Alana Henderson, a violoncelista, abandonou o seu lugar junto do instrumento e juntou-se ao cantor, num segundo microfone. "Deixem-me apresentar-vos a Alana. Tem-me acompanhado em digressão há mais de um ano, quase dois, é irlandesa, compõe e também canta... Mas, para a canção que vamos interpretar agora, vocês precisam de alguma contextualização. Eu sou de Wicklow, perto de Dublin, e, na minha terra, há um sítio lindíssimo chamado Wicklow Hills. Adivinharam, são umas colinas...", ironiza perante as gargalhadas dos presentes. "Nessa zona, há vales, lagos, rios, quedas de água e, se alguma vez ouvirem o seu nome nas notícias é porque, provavelmente, encontraram lá um corpo. É um local sossegado para onde os apaixonados vão para se deitar na relva e fazer aquilo que os apaixonados fazem de melhor".

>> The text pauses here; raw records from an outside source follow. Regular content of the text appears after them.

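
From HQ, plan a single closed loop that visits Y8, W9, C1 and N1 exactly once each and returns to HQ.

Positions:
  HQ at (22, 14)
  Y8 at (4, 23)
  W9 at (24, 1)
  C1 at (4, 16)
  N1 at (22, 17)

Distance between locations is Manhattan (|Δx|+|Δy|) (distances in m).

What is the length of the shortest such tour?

84 m — the shortest possible round trip.

There are 12 distinct closed tours to check (reversals are equivalent).
HQ→Y8→W9→C1→N1→HQ: 27+42+35+19+3 = 126
HQ→Y8→W9→N1→C1→HQ: 27+42+18+19+20 = 126
HQ→Y8→C1→W9→N1→HQ: 27+7+35+18+3 = 90
HQ→Y8→C1→N1→W9→HQ: 27+7+19+18+15 = 86
HQ→Y8→N1→W9→C1→HQ: 27+24+18+35+20 = 124
HQ→Y8→N1→C1→W9→HQ: 27+24+19+35+15 = 120
HQ→W9→Y8→C1→N1→HQ: 15+42+7+19+3 = 86
HQ→W9→Y8→N1→C1→HQ: 15+42+24+19+20 = 120
HQ→W9→C1→Y8→N1→HQ: 15+35+7+24+3 = 84
HQ→W9→N1→Y8→C1→HQ: 15+18+24+7+20 = 84
HQ→C1→Y8→W9→N1→HQ: 20+7+42+18+3 = 90
HQ→C1→W9→Y8→N1→HQ: 20+35+42+24+3 = 124
The minimum is 84.
One optimal route: HQ → W9 → C1 → Y8 → N1 → HQ (or its reverse).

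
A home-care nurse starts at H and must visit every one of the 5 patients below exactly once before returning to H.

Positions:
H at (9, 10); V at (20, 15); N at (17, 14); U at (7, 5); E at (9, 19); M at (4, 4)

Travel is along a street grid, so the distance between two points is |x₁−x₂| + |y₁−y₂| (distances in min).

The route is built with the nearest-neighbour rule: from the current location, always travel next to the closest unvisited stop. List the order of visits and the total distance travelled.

At H the remaining stops are U 7, E 9, M 11, N 12, V 16; go to U.
At U the remaining stops are M 4, E 16, N 19, V 23; go to M.
At M the remaining stops are E 20, N 23, V 27; go to E.
At E the remaining stops are N 13, V 15; go to N.
At N the remaining stops are V 4; go to V.
Return V→H: 16.
Total = 7 + 4 + 20 + 13 + 4 + 16 = 64.

Nearest-neighbour total = 64 min; route H → U → M → E → N → V → H.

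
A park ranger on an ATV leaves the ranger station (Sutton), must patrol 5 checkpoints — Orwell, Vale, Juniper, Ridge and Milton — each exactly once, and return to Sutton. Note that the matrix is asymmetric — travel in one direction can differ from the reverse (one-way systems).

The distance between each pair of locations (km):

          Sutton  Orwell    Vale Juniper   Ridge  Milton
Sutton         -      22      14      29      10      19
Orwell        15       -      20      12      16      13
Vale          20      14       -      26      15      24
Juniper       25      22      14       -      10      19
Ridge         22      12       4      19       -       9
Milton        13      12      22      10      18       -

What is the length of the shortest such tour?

Minimum total distance: 72 km.

Sutton-Orwell-Vale-Juniper-Ridge-Milton-Sutton: 22+20+26+10+9+13 = 100
Sutton-Orwell-Vale-Juniper-Milton-Ridge-Sutton: 22+20+26+19+18+22 = 127
Sutton-Orwell-Vale-Ridge-Juniper-Milton-Sutton: 22+20+15+19+19+13 = 108
Sutton-Orwell-Vale-Ridge-Milton-Juniper-Sutton: 22+20+15+9+10+25 = 101
Sutton-Orwell-Vale-Milton-Juniper-Ridge-Sutton: 22+20+24+10+10+22 = 108
Sutton-Orwell-Vale-Milton-Ridge-Juniper-Sutton: 22+20+24+18+19+25 = 128
Sutton-Orwell-Juniper-Vale-Ridge-Milton-Sutton: 22+12+14+15+9+13 = 85
Sutton-Orwell-Juniper-Vale-Milton-Ridge-Sutton: 22+12+14+24+18+22 = 112
Sutton-Orwell-Juniper-Ridge-Vale-Milton-Sutton: 22+12+10+4+24+13 = 85
Sutton-Orwell-Juniper-Ridge-Milton-Vale-Sutton: 22+12+10+9+22+20 = 95
Sutton-Orwell-Juniper-Milton-Vale-Ridge-Sutton: 22+12+19+22+15+22 = 112
Sutton-Orwell-Juniper-Milton-Ridge-Vale-Sutton: 22+12+19+18+4+20 = 95
Sutton-Orwell-Ridge-Vale-Juniper-Milton-Sutton: 22+16+4+26+19+13 = 100
Sutton-Orwell-Ridge-Vale-Milton-Juniper-Sutton: 22+16+4+24+10+25 = 101
… (106 more)
Sutton-Vale-Orwell-Juniper-Ridge-Milton-Sutton: 14+14+12+10+9+13 = 72  ← best
The minimum is 72.
One optimal route: Sutton → Vale → Orwell → Juniper → Ridge → Milton → Sutton.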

"In a Week", o dueto com Alana, transporta-nos para o verde dos montes irlandeses, e, quando abrimos os olhos, pensamos que, se a noite lisboeta não estivesse tão fria, seria um ótimo concerto para assistir ao ar livre, banhado pelo luar, com as notas das vozes dos dois entrelaçadas no ar.

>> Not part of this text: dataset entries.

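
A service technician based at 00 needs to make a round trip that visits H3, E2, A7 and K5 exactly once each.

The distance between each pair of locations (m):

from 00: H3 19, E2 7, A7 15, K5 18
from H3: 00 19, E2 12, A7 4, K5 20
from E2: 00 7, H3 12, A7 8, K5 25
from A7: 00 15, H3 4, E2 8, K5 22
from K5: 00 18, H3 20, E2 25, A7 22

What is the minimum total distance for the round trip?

57 m — the shortest possible round trip.

There are 12 distinct closed tours to check (reversals are equivalent).
00-H3-E2-A7-K5-00: 19+12+8+22+18 = 79
00-H3-E2-K5-A7-00: 19+12+25+22+15 = 93
00-H3-A7-E2-K5-00: 19+4+8+25+18 = 74
00-H3-A7-K5-E2-00: 19+4+22+25+7 = 77
00-H3-K5-E2-A7-00: 19+20+25+8+15 = 87
00-H3-K5-A7-E2-00: 19+20+22+8+7 = 76
00-E2-H3-A7-K5-00: 7+12+4+22+18 = 63
00-E2-H3-K5-A7-00: 7+12+20+22+15 = 76
00-E2-A7-H3-K5-00: 7+8+4+20+18 = 57
00-E2-K5-H3-A7-00: 7+25+20+4+15 = 71
00-A7-H3-E2-K5-00: 15+4+12+25+18 = 74
00-A7-E2-H3-K5-00: 15+8+12+20+18 = 73
The minimum is 57.
One optimal route: 00 → E2 → A7 → H3 → K5 → 00 (or its reverse).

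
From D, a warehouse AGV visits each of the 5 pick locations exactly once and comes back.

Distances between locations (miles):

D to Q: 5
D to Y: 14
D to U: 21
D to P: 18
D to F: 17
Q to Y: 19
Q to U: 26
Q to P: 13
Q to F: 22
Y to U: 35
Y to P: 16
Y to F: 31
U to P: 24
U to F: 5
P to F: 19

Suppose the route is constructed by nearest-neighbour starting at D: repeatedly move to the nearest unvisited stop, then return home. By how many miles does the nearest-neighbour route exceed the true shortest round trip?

From D: Q=5, Y=14, F=17, P=18, U=21 → choose Q (5).
From Q: P=13, Y=19, F=22, U=26 → choose P (13).
From P: Y=16, F=19, U=24 → choose Y (16).
From Y: F=31, U=35 → choose F (31).
From F: U=5 → choose U (5).
NN route D → Q → P → Y → F → U → D costs 91.
Optimal: D → Q → Y → P → F → U → D costs 85 (by enumerating all 60 distinct tours).
Excess = 91 − 85 = 6.

6 miles longer than the optimal tour.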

Num ápice, o concerto aproxima-se, vertiginosamente, do fim. A"Arsonist's Lullabye" segue-se "Sedated", há ainda tempo para apresentar a banda.

"Queria apenas dizer-vos que a última vez que estive em Portugal, era uma criança. Costumava cá vir com a minha família apenas porque é um país fantástico. Não voltei cá desde essa altura, é a primeira vez hoje, em muitos, muitos anos, e ter uma reação destas de um público para o qual atuo pela primeira vez... Este é um daqueles concertos que não vou esquecer, por isso, muito, muito obrigado", ouvem-se os primeiros acordes de "Take Me To Church", o single que catapultou o cantor para os tops mundiais. Com o Coliseu a cantar a música, em uníssono, Hozier pecou, apenas, por deixar sempre os instrumentos sobreporem-se às vozes afinadas da audiência e não ter dado a oportunidade de o público português lhe ter dedicado um refrão "a capella".

O cantor nem havia abandonado o palco quando se ouviram os primeiros bater de pés, as primeiras palmas, os primeiros trauteios de "Seven Nation Army". "Vocês têm sido um público louco", disse ao regressar para o encore. Sozinho, tal como Rhodes entrara no início do concerto, Hozier tomou o seu lugar ao microfone acompanhado apenas da sua guitarra para nos brindar com "Cherry Wine". "Fantástico! Vir a um país onde a língua materna não é o inglês e poder ver-vos e ouvir-vos cantar os meus versos melhor do que se vocês fossem britânicos? Obrigado, apenas obrigado. Não poderia desejar melhores boas-vindas, obrigado. Agora, sem medos, acompanhem-me. Sigam as minhas palmas, mas deixem-me guiar-vos", solta, entre risos, virando-se para o baterista - já de novo sentado aos tambores com as baquetas na mão - quando o público não cessa os aplausos. "Work Song" fechou a chave de ouro a estreia que viu o pano cair num ambiente descontraído e divertido, com uma promessa firme de que o regresso não tardará.